I can say that $g(x):[0,1]\to [-2,-1]$. How to show the boundedness and integrability of $g(x)$ without using continuity or monotonic property of functions? Please help me.
On
Your function is bounded because if $f(x)\in[0,1]$ then $g(x)\in \left[-1,\dfrac{-1}{2}\right]$. Recall that $f$ is integrable if and only if $\Lambda(f)$ (the set where $f$ is discontinuous) have measure zero. Note that $g(x)=h\circ f$ where $h(x)=\dfrac{1}{x-2}$. Recall that $h\circ f$ is continuous if $h$ and $f$ are both continuous. Clearly $h$ is continuous, thus, $h\circ f$ is discontinuous iff $f$ is discontinuous. We conclude that $\Lambda(f)=\Lambda(h\circ f)$ and therefore, $g$ is integrable.
Assume that $f$ is Riemann integrable, then given $\epsilon>0$, there exists a partition $P=\{0=x_{0}<\cdots<x_{n}=1\}$ on $[0,1]$ such that \begin{align*} U(f,P)-L(f,P)=\sum_{i=1}^{n}(M_{i}-m_{i})\Delta x_{i}<\epsilon, \end{align*} where $\Delta x_{i}=(x_{i}-x_{i-1})$, $M_{i}=\sup_{x\in[x_{i-1},x_{i}]}f(x)$, $m_{i}=\inf_{x\in[x_{i-1},x_{i}]}f(x)$.
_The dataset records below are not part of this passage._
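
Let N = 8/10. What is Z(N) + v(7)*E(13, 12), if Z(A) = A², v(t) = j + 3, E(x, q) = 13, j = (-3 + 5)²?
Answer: 2291/25 ≈ 91.640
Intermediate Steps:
j = 4 (j = 2² = 4)
N = ⅘ (N = 8*(⅒) = ⅘ ≈ 0.80000)
v(t) = 7 (v(t) = 4 + 3 = 7)
Z(N) + v(7)*E(13, 12) = (⅘)² + 7*13 = 16/25 + 91 = 2291/25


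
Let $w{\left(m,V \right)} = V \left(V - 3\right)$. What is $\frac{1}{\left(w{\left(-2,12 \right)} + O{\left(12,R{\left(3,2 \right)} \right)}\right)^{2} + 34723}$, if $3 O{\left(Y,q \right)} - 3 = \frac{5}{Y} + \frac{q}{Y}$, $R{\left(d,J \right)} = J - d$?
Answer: $\frac{81}{3776887} \approx 2.1446 \cdot 10^{-5}$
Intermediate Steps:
$O{\left(Y,q \right)} = 1 + \frac{5}{3 Y} + \frac{q}{3 Y}$ ($O{\left(Y,q \right)} = 1 + \frac{\frac{5}{Y} + \frac{q}{Y}}{3} = 1 + \left(\frac{5}{3 Y} + \frac{q}{3 Y}\right) = 1 + \frac{5}{3 Y} + \frac{q}{3 Y}$)
$w{\left(m,V \right)} = V \left(-3 + V\right)$
$\frac{1}{\left(w{\left(-2,12 \right)} + O{\left(12,R{\left(3,2 \right)} \right)}\right)^{2} + 34723} = \frac{1}{\left(12 \left(-3 + 12\right) + \frac{5 + \left(2 - 3\right) + 3 \cdot 12}{3 \cdot 12}\right)^{2} + 34723} = \frac{1}{\left(12 \cdot 9 + \frac{1}{3} \cdot \frac{1}{12} \left(5 + \left(2 - 3\right) + 36\right)\right)^{2} + 34723} = \frac{1}{\left(108 + \frac{1}{3} \cdot \frac{1}{12} \left(5 - 1 + 36\right)\right)^{2} + 34723} = \frac{1}{\left(108 + \frac{1}{3} \cdot \frac{1}{12} \cdot 40\right)^{2} + 34723} = \frac{1}{\left(108 + \frac{10}{9}\right)^{2} + 34723} = \frac{1}{\left(\frac{982}{9}\right)^{2} + 34723} = \frac{1}{\frac{964324}{81} + 34723} = \frac{1}{\frac{3776887}{81}} = \frac{81}{3776887}$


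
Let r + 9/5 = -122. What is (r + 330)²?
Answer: 1062961/25 ≈ 42518.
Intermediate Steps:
r = -619/5 (r = -9/5 - 122 = -619/5 ≈ -123.80)
(r + 330)² = (-619/5 + 330)² = (1031/5)² = 1062961/25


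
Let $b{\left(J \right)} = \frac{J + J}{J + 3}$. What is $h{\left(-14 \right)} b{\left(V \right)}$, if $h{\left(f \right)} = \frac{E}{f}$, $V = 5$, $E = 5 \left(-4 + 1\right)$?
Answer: $\frac{75}{56} \approx 1.3393$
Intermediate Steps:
$E = -15$ ($E = 5 \left(-3\right) = -15$)
$b{\left(J \right)} = \frac{2 J}{3 + J}$
$h{\left(f \right)} = - \frac{15}{f}$
$h{\left(-14 \right)} b{\left(V \right)} = - \frac{15}{-14} \cdot 2 \cdot 5 \frac{1}{3 + 5} = \left(-15\right) \left(- \frac{1}{14}\right) 2 \cdot 5 \cdot \frac{1}{8} = \frac{15 \cdot 2 \cdot 5 \cdot \frac{1}{8}}{14} = \frac{15}{14} \cdot \frac{5}{4} = \frac{75}{56}$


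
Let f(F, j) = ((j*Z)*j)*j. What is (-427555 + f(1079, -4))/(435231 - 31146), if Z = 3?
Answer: -427747/404085 ≈ -1.0586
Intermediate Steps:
f(F, j) = 3*j³ (f(F, j) = ((j*3)*j)*j = ((3*j)*j)*j = (3*j²)*j = 3*j³)
(-427555 + f(1079, -4))/(435231 - 31146) = (-427555 + 3*(-4)³)/(435231 - 31146) = (-427555 + 3*(-64))/404085 = (-427555 - 192)*(1/404085) = -427747*1/404085 = -427747/404085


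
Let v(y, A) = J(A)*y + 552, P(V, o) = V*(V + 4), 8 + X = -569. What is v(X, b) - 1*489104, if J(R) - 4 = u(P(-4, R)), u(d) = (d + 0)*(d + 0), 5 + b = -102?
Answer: -490860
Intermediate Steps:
b = -107 (b = -5 - 102 = -107)
X = -577 (X = -8 - 569 = -577)
P(V, o) = V*(4 + V)
u(d) = d**2 (u(d) = d*d = d**2)
J(R) = 4 (J(R) = 4 + (-4*(4 - 4))**2 = 4 + (-4*0)**2 = 4 + 0**2 = 4 + 0 = 4)
v(y, A) = 552 + 4*y (v(y, A) = 4*y + 552 = 552 + 4*y)
v(X, b) - 1*489104 = (552 + 4*(-577)) - 1*489104 = (552 - 2308) - 489104 = -1756 - 489104 = -490860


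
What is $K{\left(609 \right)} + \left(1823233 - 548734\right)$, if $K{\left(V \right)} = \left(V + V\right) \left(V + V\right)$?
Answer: $2758023$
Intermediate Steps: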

Note that $M_{i}-2<0$ and it is not hard to see that for all $x\in[x_{i-1},x_{i}]$, we have \begin{align*} \dfrac{1}{M_{i}-2}\leq\dfrac{1}{f(x)-2}\leq\dfrac{1}{m_{i}-2}, \end{align*} so with $\widetilde{M}_{i}=\sup_{x\in[x_{i-1},x_{i}]}g(x)$, $\widetilde{m}_{i}=\inf_{x\in[x_{i-1},x_{i}]}g(x)$, we have \begin{align*} \widetilde{M}_{i}-\widetilde{m}_{i}\leq\dfrac{1}{m_{i}-2}-\dfrac{1}{M_{i}-2}. \end{align*} And we have $-2\leq M_{i}-2,m_{i}-2\leq -1$, so \begin{align*} \dfrac{1}{(M_{i}-2)(m_{i}-2)}\leq 1, \end{align*} and hence \begin{align*} U(g,P)-L(g,P)&=\sum_{i=1}^{n}(\widetilde{M}_{i}-\widetilde{m}_{i})\Delta x_{i}\\ &\leq\sum_{i=1}^{n}\dfrac{M_{i}-m_{i}}{(M_{i}-2)(m_{i}-2)}\Delta x_{i}\\ &\leq\sum_{i=1}^{n}(M_{i}-m_{i})\Delta x_{i}\\ &<\epsilon. \end{align*}